The special effects are rubbish.
The fly with a little man's head on it, is cheesy, but this was made in 1958.
Vincent Price at his best.

The remake by David Cronenberg is more grisly, has much better special effects, but doesn't really do more than update it.


----------



## Starbeast (May 9, 2011)

It was a little slow, but it's still avery good sci-fi drama.

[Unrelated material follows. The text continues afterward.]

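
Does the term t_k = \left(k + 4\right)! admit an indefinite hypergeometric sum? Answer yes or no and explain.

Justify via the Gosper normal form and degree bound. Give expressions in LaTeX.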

The sequels are good too, and the remakes (The Fly 1 & 2) were awesome.


----------



## Lemmy (May 9, 2011)

I think the failed experiments were in the last one (Curse of the fly). I like the Cronenberg-movies too, but I don't consider them remakes. They are too different from the originals.


----------



## HoopyFrood (May 9, 2011)

_Loooove_ this film. I've watched the Jeff Goldblum one a lot as a kid, but I hadn't seen this one until only recently. I like all the hiding away and glimpses under the blanket until finally, the reveal! Plus it's got Vincent Price, who is just a legend.


----------



## steve12553 (May 14, 2011)

Saw it on TV in the early sixties and really enjoyed it. Got a chance to read the short story it was based on many years ago but couldn't tell you anything about it now.


----------



## mr kite (May 14, 2011)

I saw this film as a kid and it scared me to death .

Now it sits proudly in my DVD Collection 



*19*


----------



## Decker (Jun 21, 2011)

Well I hate to throw a wet blanket, but... I recently watched this again and found it utterly boring. I remember as a child being terrified, but for me it didn't hold up. The fly head reveal scene was still dramatic and in fact terrifying. And the idea was good, including the pathos. Guess I've been spoiled!


----------